The fact the information was decoded is concerning but what’s even more worrisome is that the executive knew the employee lacked data security training.
Workplaces are still struggling with a lack of security awareness and business information security, according to recent findings by Beazley, a breach response insurance company. After analysing more than 1,500 data breaches that occurred in 2013 and 2014, it found that the two most common sources of data breaches were ‘unintended disclosures’ such as misdirected emails and faxes (31%) and the ‘physical loss of paper records’ (24%).
Furthermore, the 2015 Ponemon Cost of a Data Breach Study showed that almost one third of data breach incidents are caused by negligent employees or contractors.
Here are 6 aspects of security awareness training that every size organisation needs to know:
- The biggest driver of data security training is to improve the overall level of data security, according to Ponemon’s The State of Information Security Awareness: Trends & Developments.
- Regular – not one-off – training ensures that employees stay on top of data security best practices. Shred-it’s 5th Annual Security Tracker Survey showed that in the UK only 36% of organisations hold regular training sessions with 9% of C-Suite executives reporting that employees are never trained, or only on an ad hoc basis.
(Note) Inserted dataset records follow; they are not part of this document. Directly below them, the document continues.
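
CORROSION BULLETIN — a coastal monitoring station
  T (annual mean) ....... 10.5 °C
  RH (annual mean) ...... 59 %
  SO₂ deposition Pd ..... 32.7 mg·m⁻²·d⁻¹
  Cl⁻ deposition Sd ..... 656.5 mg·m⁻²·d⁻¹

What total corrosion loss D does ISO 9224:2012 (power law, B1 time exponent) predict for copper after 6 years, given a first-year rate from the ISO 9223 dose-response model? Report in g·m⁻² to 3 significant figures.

D(6) = 36.6 g·m⁻²

copper: f(T) = -0.080·(T−10) [T>10 °C] = -0.0400
  Pd branch = 0.0053·Pd^0.26·e^(0.059·RH+f) = 0.4097 μm/a
  Cl⁻ term: 0.01025·656.5^0.27·exp(0.036·59+0.049·10.5) = 0.8265
  r_corr = 0.4097 + 0.8265 = 1.236 μm/a
Long-term exponent b (ISO 9224 Table 2, B1) = 0.667
  D(6) = 1.236 × 6^0.667 = 1.236 × 3.304 = 4.084 μm
  Mass loss = 4.084 μm × 8.96 g/cm³ = 36.6 g·m⁻²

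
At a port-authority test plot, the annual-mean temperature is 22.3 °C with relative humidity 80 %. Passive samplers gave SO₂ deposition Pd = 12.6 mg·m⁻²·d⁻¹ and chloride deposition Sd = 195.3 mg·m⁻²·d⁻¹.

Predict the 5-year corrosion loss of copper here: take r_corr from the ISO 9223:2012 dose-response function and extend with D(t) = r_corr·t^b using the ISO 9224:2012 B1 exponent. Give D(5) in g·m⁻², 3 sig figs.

copper: T>10 °C ⇒ hinge -0.080·(22.3−10) = -0.9840
  SO₂ term: 0.0053·12.6^0.26·exp(0.059·80-0.9840) = 0.4294
  Cl⁻ term: 0.01025·195.3^0.27·exp(0.036·80+0.049·22.3) = 2.262
  sum: 0.4294 + 2.262 → r_corr = 2.692 μm/a
Power-law: D(5) = r_corr · 5^0.667
  D(5) = 2.692 × 5^0.667 = 2.692 × 2.926 = 7.875 μm
  Mass loss = 7.875 μm × 8.96 g/cm³ = 70.56 g·m⁻²

D(5) = 70.6 g·m⁻²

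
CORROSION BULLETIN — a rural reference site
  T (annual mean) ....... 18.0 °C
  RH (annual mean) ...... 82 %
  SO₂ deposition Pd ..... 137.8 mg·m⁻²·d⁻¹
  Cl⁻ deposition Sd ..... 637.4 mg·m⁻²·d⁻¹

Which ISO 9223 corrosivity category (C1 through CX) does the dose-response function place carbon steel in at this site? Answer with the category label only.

CX

carbon steel: T>10 °C ⇒ hinge -0.054·(18.0−10) = -0.4320
  sulphur-dioxide contribution → 76.74 μm/a
  chloride contribution → 171.9 μm/a
  ⇒ r_corr(carbon steel) = 248.6 μm/a
Category bounds: 200…700 μm/a bracket r_corr ⇒ CX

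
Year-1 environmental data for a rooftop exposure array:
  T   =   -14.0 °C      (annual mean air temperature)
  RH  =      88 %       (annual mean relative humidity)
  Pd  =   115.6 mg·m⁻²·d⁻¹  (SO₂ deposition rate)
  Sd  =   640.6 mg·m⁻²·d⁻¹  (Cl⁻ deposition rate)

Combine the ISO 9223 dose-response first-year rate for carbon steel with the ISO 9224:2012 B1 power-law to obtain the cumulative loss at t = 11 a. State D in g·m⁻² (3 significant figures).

carbon steel: f(T) = +0.150·(T−10) [T≤10 °C] = -3.6000
  sulphur-dioxide contribution → 3.324 μm/a
  chloride contribution → 58.43 μm/a
  ⇒ r_corr(carbon steel) = 61.76 μm/a
Power-law: D(11) = r_corr · 11^0.523
  D(11) = 61.76 × 11^0.523 = 61.76 × 3.505 = 216.4 μm
  Mass loss = 216.4 μm × 7.85 g/cm³ = 1699 g·m⁻²

D(11) = 1.70e+03 g·m⁻²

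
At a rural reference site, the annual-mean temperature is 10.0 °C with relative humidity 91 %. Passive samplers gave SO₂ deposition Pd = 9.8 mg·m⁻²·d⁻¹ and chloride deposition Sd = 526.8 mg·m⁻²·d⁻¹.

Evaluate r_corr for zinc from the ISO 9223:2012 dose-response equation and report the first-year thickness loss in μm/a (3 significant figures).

r_corr = 5.33 μm/a

zinc: T≤10 °C ⇒ hinge +0.038·(10.0−10) = +0.0000
  sulphur-dioxide contribution → 2.316 μm/a
  chloride contribution → 3.018 μm/a
  ⇒ r_corr(zinc) = 5.334 μm/a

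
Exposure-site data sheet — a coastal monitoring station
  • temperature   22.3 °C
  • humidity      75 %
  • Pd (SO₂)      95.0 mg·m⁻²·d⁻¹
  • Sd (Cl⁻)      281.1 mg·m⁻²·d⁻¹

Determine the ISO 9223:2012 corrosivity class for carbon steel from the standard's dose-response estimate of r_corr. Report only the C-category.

carbon steel: T>10 °C ⇒ hinge -0.054·(22.3−10) = -0.6642
  Pd branch = 1.77·Pd^0.52·e^(0.02·RH+f) = 43.59 μm/a
  Sd branch = 0.102·Sd^0.62·e^(0.033·RH+0.04·T) = 97.54 μm/a
  sum: 43.59 + 97.54 → r_corr = 141.1 μm/a
ISO 9223 Table 2 (carbon steel): 80 < 141 ≤ 200 μm/a ⇒ C5

C5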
The majority (67%) of small businesses say they either don’t train their employees or they do so only on an ad hoc basis.
- Training must address risky work habits. Losing laptops and other mobile devices is common - lost laptops caused 9,000 security incidents and 116 confirmed data breaches in one year alone. Mishandling data, sharing and reusing passwords, and handling unencrypted sensitive data are also risks.
- Office security policy awareness reminders in the workplace are useful; for example posters on walls and screen-saver reminders.
- Target the mobile workforce with specific training. For example, use privacy screens, carry only necessary sensitive information, and always connect to the internet through a secure wireless network.
- Implement business information security policies and procedures that support security awareness in the workplace. For example, a Clean Desk Policy is recommended; also partner with a paper shredding services provider and replace recycling bins with locked storage consoles. Introduce a shred-it all policy so that all documents that are no longer needed are securely destroyed before being recycled.